Au XIIe siècle, des alternatives non héliocentriques au système Ptoléemaïque ont été développées par certains astronomes islamiques, tels que Nur ad-Din al-Bitruji, qui considérait le modèle Ptoléémique comme mathématique, et non physique. [42] 43 son système s`est répandu dans la majeure partie de l`Europe au XIIIe siècle, avec des débats et des réfutations de ses idées ont continué jusqu`au XVIe siècle. 43 pendant un temps, les astronomes musulmans acceptèrent le système ptolémaïque et le modèle géocentrique, qui furent utilisés par Al-Battani pour montrer que la distance entre le soleil et la terre varie. 30 Au Xe siècle, al-Sijzi accepta que la terre tourne autour de son axe [31]. [32] 33-selon l`astronome Al-Biruni, al-Sijzi inventa un astrolabe appelé al-zūrakī, basé sur une croyance de certains de ses contemporains que le mouvement apparent des étoiles était dû au mouvement de la terre, et non à celui du firmament. [33] [34] les astronomes islamiques ont commencé à critiquer le modèle Ptoléémique, y compris Ibn al-Haytham dans son Al-Shukūk`alā Baṭalamiyūs («doutes concernant Ptolémée», c. 1028), [35], [36] qui l`a stigmatisé comme une impossibilité. 37 la «révolution Maragha» fait référence à la révolution de l`école Maragha contre l`astronomie Ptoléréenne.
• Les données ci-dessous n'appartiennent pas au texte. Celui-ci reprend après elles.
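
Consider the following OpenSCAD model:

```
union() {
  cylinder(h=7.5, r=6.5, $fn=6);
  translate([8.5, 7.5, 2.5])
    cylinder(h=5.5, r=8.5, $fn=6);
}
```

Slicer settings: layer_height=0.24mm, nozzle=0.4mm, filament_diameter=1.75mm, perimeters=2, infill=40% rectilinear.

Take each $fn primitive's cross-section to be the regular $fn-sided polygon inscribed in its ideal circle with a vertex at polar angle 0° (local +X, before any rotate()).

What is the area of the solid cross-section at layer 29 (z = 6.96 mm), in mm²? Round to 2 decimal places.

285.57 mm²

At z = 6.96 mm: the cylinder: section is a regular 6-gon, circumradius r=6.5 (area = (6/2)·6.500²·sin(360°/6) = 109.77 mm²); the r=8.5 cylinder at (8.5, 7.5) gives a regular 6-gon of circumradius 8.5 (constant along its height) (area = (6/2)·8.500²·sin(360°/6) = 187.71 mm²); Taking the union: the regions partially overlap — summed areas 297.48 mm² minus the doubly-counted overlap 11.91 mm² gives 285.57 mm² — area = 285.57 mm². Overall, the cross-section is a single solid region. Net area = 285.57 mm².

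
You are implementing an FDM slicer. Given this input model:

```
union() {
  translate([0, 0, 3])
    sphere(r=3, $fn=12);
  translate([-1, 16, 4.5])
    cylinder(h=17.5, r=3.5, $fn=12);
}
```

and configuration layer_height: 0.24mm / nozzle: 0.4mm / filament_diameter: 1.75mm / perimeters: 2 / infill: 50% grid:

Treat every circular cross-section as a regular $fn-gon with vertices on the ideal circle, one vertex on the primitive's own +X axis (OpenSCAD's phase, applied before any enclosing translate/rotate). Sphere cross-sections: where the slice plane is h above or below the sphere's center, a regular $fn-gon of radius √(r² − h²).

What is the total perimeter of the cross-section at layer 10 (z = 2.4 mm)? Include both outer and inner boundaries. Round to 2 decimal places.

At z = 2.4 mm: the sphere: section is a regular 12-gon, circumradius = √(r²−h²) = √(3²−0.6²) = 2.939 (perimeter = 2·12·2.939·sin(180°/12) = 18.26 mm); the cylinder at (-1, 16) is absent (z outside [4.5, 22]); Combining (union): only the r=3 sphere is present, so the union is just that shape — boundary = 18.26 mm. Overall, the cross-section is a single solid region. Total boundary length (outer) = 18.26 mm.

18.26 mm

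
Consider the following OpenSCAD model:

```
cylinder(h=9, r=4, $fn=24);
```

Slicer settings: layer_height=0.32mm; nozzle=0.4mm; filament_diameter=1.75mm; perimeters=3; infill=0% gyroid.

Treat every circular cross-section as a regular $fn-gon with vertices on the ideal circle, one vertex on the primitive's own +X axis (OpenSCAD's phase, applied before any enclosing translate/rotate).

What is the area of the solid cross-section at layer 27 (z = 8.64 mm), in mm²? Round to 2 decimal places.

49.69 mm²

At z = 8.64 mm: the r=4 cylinder contributes a regular 24-gon of circumradius 4 (area = (24/2)·4.000²·sin(360°/24) = 49.69 mm²). Overall, the cross-section is a single solid region. Net area = 49.69 mm².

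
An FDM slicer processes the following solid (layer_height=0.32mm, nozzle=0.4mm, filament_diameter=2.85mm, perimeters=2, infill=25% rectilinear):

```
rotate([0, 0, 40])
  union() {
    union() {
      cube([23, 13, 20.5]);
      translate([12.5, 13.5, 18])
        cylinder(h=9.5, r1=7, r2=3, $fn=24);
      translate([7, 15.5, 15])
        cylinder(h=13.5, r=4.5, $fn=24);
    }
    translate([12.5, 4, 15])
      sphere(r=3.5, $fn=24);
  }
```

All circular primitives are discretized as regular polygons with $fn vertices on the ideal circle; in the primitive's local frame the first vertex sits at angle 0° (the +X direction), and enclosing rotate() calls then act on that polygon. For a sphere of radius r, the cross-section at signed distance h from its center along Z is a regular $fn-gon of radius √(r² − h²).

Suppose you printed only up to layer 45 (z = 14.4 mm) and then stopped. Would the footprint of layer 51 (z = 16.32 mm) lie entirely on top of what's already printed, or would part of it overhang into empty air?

part overhangs

Compare the two slices. At z = 14.4: the cube is present — its section is the full 23×13 rectangle (area 299.00 mm²); the cone at (12.5, 13.5) does not reach this height (z outside [18, 27.5]); the cylinder at (7, 15.5) does not reach this height (z outside [15, 28.5]); Taking the union: only the 23×13 cube is present, so the union is just that shape — area = 299.00 mm²; the r=3.5 sphere at (12.5, 4) slices to a regular 24-gon of circumradius 3.448 (√(r²−h²) with h=0.6 from center) (area = (24/2)·3.448²·sin(360°/24) = 36.93 mm²); Combining (union): the r=3.5 sphere at (12.5, 4) lies entirely inside that combined region, so the union is just that combined region — area = 299.00 mm²; (rotated 40° about Z; rotation is an isometry so areas/perimeters/island counts are preserved). At z = 16.32: the 23×13 cube contributes its full rectangle (area 299.00 mm²); the cone at (12.5, 13.5) is not intersected at this z (z outside [18, 27.5]); the r=4.5 cylinder at (7, 15.5) contributes a regular 24-gon of circumradius 4.5 (area = (24/2)·4.500²·sin(360°/24) = 62.89 mm²); Taking the union: the regions partially overlap — summed areas 361.89 mm² minus the doubly-counted overlap 10.30 mm² gives 351.60 mm² — area = 351.60 mm²; the r=3.5 sphere at (12.5, 4) slices to a regular 24-gon of circumradius 3.242 (√(r²−h²) with h=1.32 from center) (area = (24/2)·3.242²·sin(360°/24) = 32.63 mm²); Merging all regions: the r=3.5 sphere at (12.5, 4) lies entirely inside that combined region, so the union is just that combined region — area = 351.60 mm²; (rotated 40° about Z; rotation is an isometry so areas/perimeters/island counts are preserved). Checking containment: at z = 16.32 the cross-section extends beyond the z = 14.4 cross-section by about 52.60 mm².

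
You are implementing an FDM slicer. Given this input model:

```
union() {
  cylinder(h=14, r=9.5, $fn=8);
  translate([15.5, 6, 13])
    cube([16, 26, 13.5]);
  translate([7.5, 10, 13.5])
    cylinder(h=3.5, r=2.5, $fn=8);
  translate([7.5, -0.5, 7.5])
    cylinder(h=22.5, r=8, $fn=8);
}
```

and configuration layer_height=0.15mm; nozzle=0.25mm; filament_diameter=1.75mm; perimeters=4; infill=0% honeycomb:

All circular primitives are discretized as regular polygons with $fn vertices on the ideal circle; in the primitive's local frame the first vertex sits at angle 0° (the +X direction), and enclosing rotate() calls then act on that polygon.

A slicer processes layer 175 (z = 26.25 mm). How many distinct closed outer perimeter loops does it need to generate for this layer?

At z = 26.25 mm: the cylinder is absent (z outside [0, 14]); the cube at (15.5, 6) is present — its section is the full 16×26 rectangle; the cylinder at (7.5, 10) is not intersected at this z (z outside [13.5, 17]); the r=8 cylinder at (7.5, -0.5) gives a regular 8-gon of circumradius 8 (constant along its height); Merging all regions: the 2 present regions are separate (no shared area or edge), so areas and boundary lengths simply add and each stays a separate island — 2 connected regions. The result has 2 disconnected regions.

2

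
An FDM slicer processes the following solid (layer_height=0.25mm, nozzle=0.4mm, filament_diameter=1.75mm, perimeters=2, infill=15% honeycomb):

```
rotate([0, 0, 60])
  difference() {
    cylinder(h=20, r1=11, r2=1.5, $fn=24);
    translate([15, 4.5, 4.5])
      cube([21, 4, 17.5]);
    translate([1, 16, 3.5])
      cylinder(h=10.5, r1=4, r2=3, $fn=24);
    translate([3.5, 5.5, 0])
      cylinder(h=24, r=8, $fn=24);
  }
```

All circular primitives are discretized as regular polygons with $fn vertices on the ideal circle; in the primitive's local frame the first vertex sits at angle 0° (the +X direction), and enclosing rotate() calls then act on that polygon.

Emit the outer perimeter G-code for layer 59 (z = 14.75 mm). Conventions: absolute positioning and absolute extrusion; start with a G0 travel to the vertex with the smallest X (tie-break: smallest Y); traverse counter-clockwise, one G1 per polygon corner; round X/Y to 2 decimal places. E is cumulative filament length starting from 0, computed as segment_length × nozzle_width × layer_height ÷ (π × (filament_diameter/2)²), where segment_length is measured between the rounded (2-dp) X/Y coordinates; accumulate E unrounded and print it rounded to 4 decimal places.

At z = 14.75 mm: the cone: at t=0.738 of its height the radius interpolates to r₁+(r₂−r₁)t = 3.994, giving a regular 24-gon of that circumradius; the cube at (15, 4.5) (footprint 21×4) is included at this height; the cone at (1, 16) does not reach this height (z outside [3.5, 14]); the cylinder at (3.5, 5.5): section is a regular 24-gon, circumradius r=8; After the difference (first − rest): starting from the cone, the 21×4 cube at (15, 4.5) misses the remaining region (no effect); the r=8 cylinder at (3.5, 5.5) partially overlaps it — only the 33.43 mm² overlap (of its 198.77 mm²) is removed, clipping the outline — 1 connected region; (rotated 60° about Z; rotation is an isometry so areas/perimeters/island counts are preserved). The outline is a single polygon with 17 vertices. Extrusion per mm of travel: 0.4 × 0.25 / (π × 0.875²) = 0.041575. Accumulating E over each segment gives final E = 0.8308.

G0 X-3.32 Y-2.18 Z14.75
G1 X-2.82 Y-2.82 E0.0338
G1 X-2.00 Y-3.46 E0.0770
G1 X-1.03 Y-3.86 E0.1206
G1 X0.00 Y-3.99 E0.1638
G1 X1.03 Y-3.86 E0.2070
G1 X2.00 Y-3.46 E0.2506
G1 X2.82 Y-2.82 E0.2938
G1 X3.46 Y-2.00 E0.3371
G1 X3.86 Y-1.03 E0.3807
G1 X3.99 Y0.00 E0.4239
G1 X3.86 Y1.03 E0.4670
G1 X3.68 Y1.47 E0.4868
G1 X2.64 Y0.12 E0.5576
G1 X0.99 Y-1.15 E0.6442
G1 X-0.94 Y-1.95 E0.7311
G1 X-3.01 Y-2.22 E0.8179
G1 X-3.32 Y-2.18 E0.8308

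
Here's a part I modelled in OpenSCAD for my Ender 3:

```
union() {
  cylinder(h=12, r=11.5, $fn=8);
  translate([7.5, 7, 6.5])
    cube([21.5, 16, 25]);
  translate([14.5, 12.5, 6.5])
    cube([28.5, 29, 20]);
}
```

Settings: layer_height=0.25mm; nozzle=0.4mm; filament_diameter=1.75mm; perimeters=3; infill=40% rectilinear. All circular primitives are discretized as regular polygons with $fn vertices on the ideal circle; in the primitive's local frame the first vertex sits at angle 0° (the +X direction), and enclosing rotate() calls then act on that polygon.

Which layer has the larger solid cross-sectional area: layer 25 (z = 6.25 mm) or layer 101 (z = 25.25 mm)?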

L`école Maragha est une tradition astronomique qui commence dans l`Observatoire de Maragha et continue avec les astronomes de la mosquée de Damas et de l`Observatoire de Samarcande. Comme leurs prédécesseurs andalous, les astronomes Maragha tentèrent de résoudre le problème équant (le cercle autour duquel une planète ou le centre d`un épicycle a été conçu pour se déplacer uniformément) et produire des configurations alternatives à la Modèle Ptoléemaïque sans abandonner le géocentrisme. Ils ont eu plus de succès que leurs prédécesseurs andalous dans la production de configurations non-ptolémiques qui éliminaient les équidés et les excentriques, étaient plus précis que le modèle Ptoléemaïque dans la prédiction numérique des positions planétaires, et étaient en meilleure accord avec des observations empiriques. [31] le plus important des astronomes Maragha comprenait Mo`ayyeduddin Urdi (d.

1266), Nasīr al-Dīn al-Tūsī (1201 – 1274), Qutb al-Din al-Shirazi (1236 – 1311), Ibn al-Shatir (1304 – 1375), Ali Qushji (c.

This entry was posted in Sin categoría. Bookmark the permalink.